SAN BENEDETTO DEL TRONTO – Sono passati quattro giorni dalla prima sconfitta stagionale della Samb, rimediata un po’ a sorpresa domenica contro il Renate. Nonostante sia passato un po’ di tempo, però, il presidente Franco Fedeli resta ancora amareggiato. Sentito al telefono stamane il patron analizza a freddo al prestazione di domenica: “Ho visto la squadra un po’ in confusione sinceramente, spero soltanto che sia un episodio. Oggi mio figlio (Andrea, l’Ad n.d.r.) è a San Benedetto e anche lui parlerà con giocatori e mister, dobbiamo riprenderci subito”.

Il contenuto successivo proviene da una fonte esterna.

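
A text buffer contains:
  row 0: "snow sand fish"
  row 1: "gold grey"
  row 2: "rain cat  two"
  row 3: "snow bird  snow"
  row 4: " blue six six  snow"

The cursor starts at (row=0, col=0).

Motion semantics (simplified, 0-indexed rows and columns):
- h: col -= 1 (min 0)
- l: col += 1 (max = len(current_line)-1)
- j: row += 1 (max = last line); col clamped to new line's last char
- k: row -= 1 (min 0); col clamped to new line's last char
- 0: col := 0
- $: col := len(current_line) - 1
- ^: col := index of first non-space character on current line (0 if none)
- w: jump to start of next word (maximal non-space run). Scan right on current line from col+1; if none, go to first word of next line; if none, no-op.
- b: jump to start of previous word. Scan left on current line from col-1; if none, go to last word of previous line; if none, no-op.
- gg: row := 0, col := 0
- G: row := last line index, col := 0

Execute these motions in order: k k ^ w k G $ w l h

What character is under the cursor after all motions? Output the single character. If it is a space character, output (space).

After 1 (k): row=0 col=0 char='s'
After 2 (k): row=0 col=0 char='s'
After 3 (^): row=0 col=0 char='s'
After 4 (w): row=0 col=5 char='s'
After 5 (k): row=0 col=5 char='s'
After 6 (G): row=4 col=0 char='_'
After 7 ($): row=4 col=18 char='w'
After 8 (w): row=4 col=18 char='w'
After 9 (l): row=4 col=18 char='w'
After 10 (h): row=4 col=17 char='o'

Answer: o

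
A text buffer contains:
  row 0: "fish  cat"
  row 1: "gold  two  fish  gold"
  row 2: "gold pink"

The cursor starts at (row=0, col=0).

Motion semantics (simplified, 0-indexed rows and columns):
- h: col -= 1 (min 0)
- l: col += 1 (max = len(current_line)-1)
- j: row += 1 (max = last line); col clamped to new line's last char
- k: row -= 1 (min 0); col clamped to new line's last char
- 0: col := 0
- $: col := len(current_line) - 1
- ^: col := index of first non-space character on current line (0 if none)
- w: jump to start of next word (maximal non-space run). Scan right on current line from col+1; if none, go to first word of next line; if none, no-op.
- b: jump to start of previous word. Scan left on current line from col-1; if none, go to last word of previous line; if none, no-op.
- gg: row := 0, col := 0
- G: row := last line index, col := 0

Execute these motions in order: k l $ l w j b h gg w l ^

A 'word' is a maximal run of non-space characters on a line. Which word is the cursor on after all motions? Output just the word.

Answer: fish

Derivation:
After 1 (k): row=0 col=0 char='f'
After 2 (l): row=0 col=1 char='i'
After 3 ($): row=0 col=8 char='t'
After 4 (l): row=0 col=8 char='t'
After 5 (w): row=1 col=0 char='g'
After 6 (j): row=2 col=0 char='g'
After 7 (b): row=1 col=17 char='g'
After 8 (h): row=1 col=16 char='_'
After 9 (gg): row=0 col=0 char='f'
After 10 (w): row=0 col=6 char='c'
After 11 (l): row=0 col=7 char='a'
After 12 (^): row=0 col=0 char='f'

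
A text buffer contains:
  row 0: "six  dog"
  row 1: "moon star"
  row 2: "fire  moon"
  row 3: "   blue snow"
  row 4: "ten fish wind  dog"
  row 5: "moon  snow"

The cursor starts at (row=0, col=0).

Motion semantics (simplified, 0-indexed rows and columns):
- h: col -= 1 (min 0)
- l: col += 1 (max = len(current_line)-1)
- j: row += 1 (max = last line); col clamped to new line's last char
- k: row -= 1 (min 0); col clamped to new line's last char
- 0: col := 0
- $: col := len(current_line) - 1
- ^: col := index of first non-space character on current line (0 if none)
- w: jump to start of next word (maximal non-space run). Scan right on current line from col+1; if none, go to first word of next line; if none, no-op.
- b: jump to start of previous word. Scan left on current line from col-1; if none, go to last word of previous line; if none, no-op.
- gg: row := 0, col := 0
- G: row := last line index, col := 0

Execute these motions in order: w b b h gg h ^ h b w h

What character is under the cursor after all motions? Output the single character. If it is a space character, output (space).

After 1 (w): row=0 col=5 char='d'
After 2 (b): row=0 col=0 char='s'
After 3 (b): row=0 col=0 char='s'
After 4 (h): row=0 col=0 char='s'
After 5 (gg): row=0 col=0 char='s'
After 6 (h): row=0 col=0 char='s'
After 7 (^): row=0 col=0 char='s'
After 8 (h): row=0 col=0 char='s'
After 9 (b): row=0 col=0 char='s'
After 10 (w): row=0 col=5 char='d'
After 11 (h): row=0 col=4 char='_'

Answer: (space)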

Tornando sulla prestazione contro i lombardi Fedeli ribadisce quello che ha detto anche alla fine della partita. Gli faccio presente che i rossoblu hanno avuto anche una piccola dose di sfortuna. “Io alla sfortuna, alla lunga, non credo nel calcio” ci risponde “la vera differenza non l’hanno fatta gli episodi ma il fatto che loro correvano e noi camminavamo, che loro vincevano anche rimpalli e ribattute. Secondo me il Renate era più pronto, più sveglio”.

Oltre all’aspetto sportivo, però, il patron appare seccato anche per la questione multe. Pronti e via la Samb si è già beccata 2mila euro per un petardo. “Sono stufo, se continuano così mi fanno passare la voglia e lascio tutto. Chi fa esplodere petardi e bombe carta sapendo le conseguenze è gente che non ama la Samb e per questo allo stadio non ci deve venire”.